# Oem hid headlamps



## dtownwolfpack (Mar 31, 2006)

Has any of you replaced their standard Halogen Headlamp assembly to the HID Headlamp assembly that only comes in the SEL model? Was just wondering if you had to have the dealership change any settings on the computer?


----------



## rmarra (Mar 30, 2005)

I inquired about this and was told flat out - the wiring does not support HID and so if you put the HIDs in you'll void you warranty.


----------



## N2OIL (Apr 22, 2006)

I asked the same question. HID does not require anymore power to the ballast. To give backround on this issue. I work in aviation and called one of our engineers who designed the kit for retrofit in our aircraft. The power wires to the ballast do not - DO NOT- change the wire size.

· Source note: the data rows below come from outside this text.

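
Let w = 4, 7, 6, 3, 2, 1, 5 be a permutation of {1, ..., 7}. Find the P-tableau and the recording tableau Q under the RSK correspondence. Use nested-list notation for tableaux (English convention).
Insert each entry of the permutation into P by Schensted row insertion, recording in Q the position of each new cell.

Insert 4: appended to row 1. P = [[4]], Q = [[1]].
Insert 7: appended to row 1. P = [[4, 7]], Q = [[1, 2]].
Insert 6: 6 bumps 7 from row 1; 7 starts row 2. P = [[4, 6], [7]], Q = [[1, 2], [3]].
Insert 3: 3 bumps 4 from row 1; 4 bumps 7 from row 2; 7 starts row 3. P = [[3, 6], [4], [7]], Q = [[1, 2], [3], [4]].
Insert 2: 2 bumps 3 from row 1; 3 bumps 4 from row 2; 4 bumps 7 from row 3; 7 starts row 4. P = [[2, 6], [3], [4], [7]], Q = [[1, 2], [3], [4], [5]].
Insert 1: 1 bumps 2 from row 1; 2 bumps 3 from row 2; 3 bumps 4 from row 3; 4 bumps 7 from row 4; 7 starts row 5. P = [[1, 6], [2], [3], [4], [7]], Q = [[1, 2], [3], [4], [5], [6]].
Insert 5: 5 bumps 6 from row 1; 6 appends to row 2. P = [[1, 5], [2, 6], [3], [4], [7]], Q = [[1, 2], [3, 7], [4], [5], [6]].

So P = [[1, 5], [2, 6], [3], [4], [7]], Q = [[1, 2], [3, 7], [4], [5], [6]].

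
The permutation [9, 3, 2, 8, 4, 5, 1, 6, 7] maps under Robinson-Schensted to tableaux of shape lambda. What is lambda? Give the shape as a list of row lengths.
[5, 2, 1, 1]

Row-insert each entry into an empty tableau.

After inserting 9: P = [[9]].
After inserting 3: P = [[3], [9]].
After inserting 2: P = [[2], [3], [9]].
After inserting 8: P = [[2, 8], [3], [9]].
After inserting 4: P = [[2, 4], [3, 8], [9]].
After inserting 5: P = [[2, 4, 5], [3, 8], [9]].
After inserting 1: P = [[1, 4, 5], [2, 8], [3], [9]].
After inserting 6: P = [[1, 4, 5, 6], [2, 8], [3], [9]].
After inserting 7: P = [[1, 4, 5, 6, 7], [2, 8], [3], [9]].

The final insertion tableau P = [[1, 4, 5, 6, 7], [2, 8], [3], [9]] has shape [5, 2, 1, 1].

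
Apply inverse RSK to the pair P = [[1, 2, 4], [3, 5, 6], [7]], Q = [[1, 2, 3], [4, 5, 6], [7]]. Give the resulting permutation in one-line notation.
3 5 7 1 2 6 4

Reverse RSK: for i = n, n-1, ..., 1, locate i in Q, remove the corresponding corner cell from P, and reverse-bump its entry up through P; the value ejected from row 1 is w(i).

So w = 3 5 7 1 2 6 4.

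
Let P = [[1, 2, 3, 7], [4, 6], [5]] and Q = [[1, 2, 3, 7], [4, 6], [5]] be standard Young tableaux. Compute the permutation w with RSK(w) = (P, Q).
Reverse RSK: for i = n, n-1, ..., 1, locate i in Q, remove the corresponding corner cell from P, and reverse-bump its entry up through P; the value ejected from row 1 is w(i).

So w = 1 5 6 4 2 3 7.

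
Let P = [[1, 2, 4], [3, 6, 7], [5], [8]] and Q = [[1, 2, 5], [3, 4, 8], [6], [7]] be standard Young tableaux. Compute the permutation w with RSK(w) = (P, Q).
5 8 1 6 7 3 2 4

Reverse the RSK construction: for i from n down to 1, find the cell of Q containing i, remove the entry at that cell from P, and reverse-bump it up through P; the value ejected from row 1 is w(i).

Step i=8: Q has 8 at row 2, column 3; remove 7 from row 2 of P and reverse-bump: 7 enters row 1 and ejects 4. So w(8) = 4. P is now [[1, 2, 7], [3, 6], [5], [8]].
Step i=7: Q has 7 at row 4, column 1; remove 8 from row 4 of P and reverse-bump: 8 enters row 3 and ejects 5; 5 enters row 2 and ejects 3; 3 enters row 1 and ejects 2. So w(7) = 2. P is now [[1, 3, 7], [5, 6], [8]].
Step i=6: Q has 6 at row 3, column 1; remove 8 from row 3 of P and reverse-bump: 8 enters row 2 and ejects 6; 6 enters row 1 and ejects 3. So w(6) = 3. P is now [[1, 6, 7], [5, 8]].
Step i=5: Q has 5 at row 1, column 3; remove that cell from P, ejecting 7. So w(5) = 7. P is now [[1, 6], [5, 8]].
Step i=4: Q has 4 at row 2, column 2; remove 8 from row 2 of P and reverse-bump: 8 enters row 1 and ejects 6. So w(4) = 6. P is now [[1, 8], [5]].
Step i=3: Q has 3 at row 2, column 1; remove 5 from row 2 of P and reverse-bump: 5 enters row 1 and ejects 1. So w(3) = 1. P is now [[5, 8]].
Step i=2: Q has 2 at row 1, column 2; remove that cell from P, ejecting 8. So w(2) = 8. P is now [[5]].
Step i=1: Q has 1 at row 1, column 1; remove that cell from P, ejecting 5. So w(1) = 5. P is now [].

So w = 5 8 1 6 7 3 2 4.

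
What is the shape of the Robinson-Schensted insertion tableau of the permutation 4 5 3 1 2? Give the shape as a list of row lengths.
[2, 2, 1]

RSK row insertion gives P = [[1, 2], [3, 5], [4]], which has shape [2, 2, 1].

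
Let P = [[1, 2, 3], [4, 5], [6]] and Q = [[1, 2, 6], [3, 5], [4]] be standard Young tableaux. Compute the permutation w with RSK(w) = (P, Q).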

The only thing that does change is the ends to the ballast (the positive and negative wire ends). 
The dealer is correct if you change the wiring and put in an HID system it will void your warranty. If you research on the forum you will see options for a plug and play so to speak system. This can be removed for a trip to the dealer and you will have the much needed and improved lighting.


----------



## Sawdust (May 28, 2002)

I think the biggest change to worry about in wiring is that on the hid lights, the drl's use the high beams. In the halogen, the drl's are the main lights.

This would have to be corrected as the hids can not run on half power.


----------



## N2OIL (Apr 22, 2006)

Agree you need to put the HID's in the low beam lights not bright. And the 55w kit is needed for the computer to have a sustained load to carry. The 35w kit will cause issues.


----------



## nater (Apr 10, 2000)

Sawdust said:


> I think the biggest change to worry about in wiring is that on the hid lights, the drl's use the high beams. In the halogen, the drl's are the main lights.
> 
> This would have to be corrected as the hids can not run on half power.


A relay will fix that issue.

But for those that are planning on dropping in a "kit". Don't even think about it. Those halogen headlights aren't exactly the most efficient lamps already. Put HIDs in them and you're asking for trouble.

Since this thread is talking about dropping in the OEM HIDs I'll reiterate my first comment - wire up with a relay and bypass the worry of low voltage. :thumbup:


----------



## redzone98 (Jun 10, 2004)

is the harness the same for the Halogen and the HID assemblies ?


----------



## nater (Apr 10, 2000)

redzone98 said:


> is the harness the same for the Halogen and the HID assemblies ?


If you're asking me, I'll only speculate that they are different. They always have been (comparing US-spec to US-spec). Even B5.5 halogen US Passat was much different than the B5.5 W8 (US spec, OEM HIDs).

So, my guess is they have to be different - but not by much. That is, if you're comparing the actual PINS in the harness...and not the gauge or length of wire in the wire loom...that's an entirely different issue that I've got no knowledge on - again just speculation.


----------



## TCM GLX (Jan 2, 2000)

So did anyone do the OEM swap or not....?

I already did HID drop in's to the factory assembly, and it works fine. Better light color, but I would still like to eventually step up to the full blown OEM HID.


----------